Steve's Newsroom Blog: Technology challenges old time journalist

By Steve Phillips - bio | email

Let me start by saying I'm definitely not a high-tech guy.

Quite the opposite in fact.  Sometimes I get the feeling I was born in the wrong century. I'm convinced I would have been more comfortable residing in a log cabin and living off the land.  I love the outdoors.

I have somehow managed to adapt to these ever-changing technologically-advancing times. However, not to the extent that many of you have, I'm sure.  I don't own a Blackberry.  No personal cell phone. No GPS in my SUV. No iPod. (although I do have a hand-me-down MP3 player from my thoroughly advanced high-tech college senior daughter.)

But this admittedly low-tech 50-year-old will confess one advancement I truly appreciate and utilize on a daily basis.

The Internet.

I use the Internet every day, both at work and at home. I find it an invaluable connection for work and fun.

How in the world did this reporter ever survive before the Internet came along?  And I can assure you I was reporting the news long before its arrival.  I vividly recall the old UPI machines with the canary yellow paper. The bulky teletype machines clacked so loudly you had to try and sound proof them in a box.  Real ink ribbons also got your hands messy if you weren't careful.

Research back then, and for many, many years, meant taking full advantage of another earlier technology. Think Alexander Graham Bell.  That's right, the telephone.

Just like the reporters in the old movies, my research hours were spent calling sources and experts and politicians and news makers.  No cell phones either.  Old time rotary dial phones in the office and collect calls made back to the station from a "pay phone booth" when reporting from the field.

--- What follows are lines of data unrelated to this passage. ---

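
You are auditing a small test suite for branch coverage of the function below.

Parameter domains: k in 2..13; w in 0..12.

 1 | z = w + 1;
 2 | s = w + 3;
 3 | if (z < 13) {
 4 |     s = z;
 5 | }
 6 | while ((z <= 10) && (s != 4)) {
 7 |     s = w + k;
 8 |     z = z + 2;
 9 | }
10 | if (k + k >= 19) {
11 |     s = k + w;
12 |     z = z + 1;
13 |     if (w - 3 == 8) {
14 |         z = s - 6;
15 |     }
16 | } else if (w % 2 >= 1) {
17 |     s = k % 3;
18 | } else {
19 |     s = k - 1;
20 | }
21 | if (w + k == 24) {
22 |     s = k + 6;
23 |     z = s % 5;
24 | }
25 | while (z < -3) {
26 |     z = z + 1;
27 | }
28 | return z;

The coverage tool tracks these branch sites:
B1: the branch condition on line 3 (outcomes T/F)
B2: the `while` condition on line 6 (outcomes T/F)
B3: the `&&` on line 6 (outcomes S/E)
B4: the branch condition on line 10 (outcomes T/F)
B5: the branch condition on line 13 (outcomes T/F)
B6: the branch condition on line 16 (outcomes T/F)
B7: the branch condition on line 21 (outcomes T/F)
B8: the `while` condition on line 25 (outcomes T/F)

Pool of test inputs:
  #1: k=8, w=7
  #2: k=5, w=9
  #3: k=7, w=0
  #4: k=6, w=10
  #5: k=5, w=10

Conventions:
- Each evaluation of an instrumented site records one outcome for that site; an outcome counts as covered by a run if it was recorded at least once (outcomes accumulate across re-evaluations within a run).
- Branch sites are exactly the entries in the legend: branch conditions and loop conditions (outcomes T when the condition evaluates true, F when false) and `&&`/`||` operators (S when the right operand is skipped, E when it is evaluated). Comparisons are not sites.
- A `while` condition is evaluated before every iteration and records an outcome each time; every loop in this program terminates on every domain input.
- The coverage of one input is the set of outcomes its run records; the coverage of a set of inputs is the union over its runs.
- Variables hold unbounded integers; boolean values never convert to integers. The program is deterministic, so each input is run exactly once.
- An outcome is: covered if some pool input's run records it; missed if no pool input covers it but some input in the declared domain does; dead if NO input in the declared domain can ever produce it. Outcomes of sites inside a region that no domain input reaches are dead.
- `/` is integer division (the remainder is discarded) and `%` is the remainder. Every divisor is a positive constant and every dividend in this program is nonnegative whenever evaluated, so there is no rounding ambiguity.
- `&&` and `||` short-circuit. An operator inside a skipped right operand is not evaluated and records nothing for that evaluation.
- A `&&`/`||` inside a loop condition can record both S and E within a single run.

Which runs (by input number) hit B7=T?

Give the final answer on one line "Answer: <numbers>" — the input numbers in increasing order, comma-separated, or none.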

It was also back in the day when you could talk to an actual human when making your round calls or research calls. None of this phone tree stuff that gives you an endless menu of options before connecting you to some "extension of no return."

Ah, the ease of the Internet.  I can track down statistics, peruse a politician's web site, find the phone number of a corporate spokesman, check the latest headlines, E-mail sources and have immediate contact with the world.

There's not a single day that goes by at work here at WLOX when I don't use the Internet in some fashion.  And generally it's multiple uses and functions.

Like most others, I've also found the Internet invaluable for shopping, social networking (Facebook) and entertainment.

Is there a bad side to the Internet? Certainly. Things like pornography and identify theft come to mind first. But that's a different topic for another blog.

Suffice it to say I can't imagine my life without getting "on line."

I guess that wouldn't exactly fit with my idyllic log cabin life, now would it?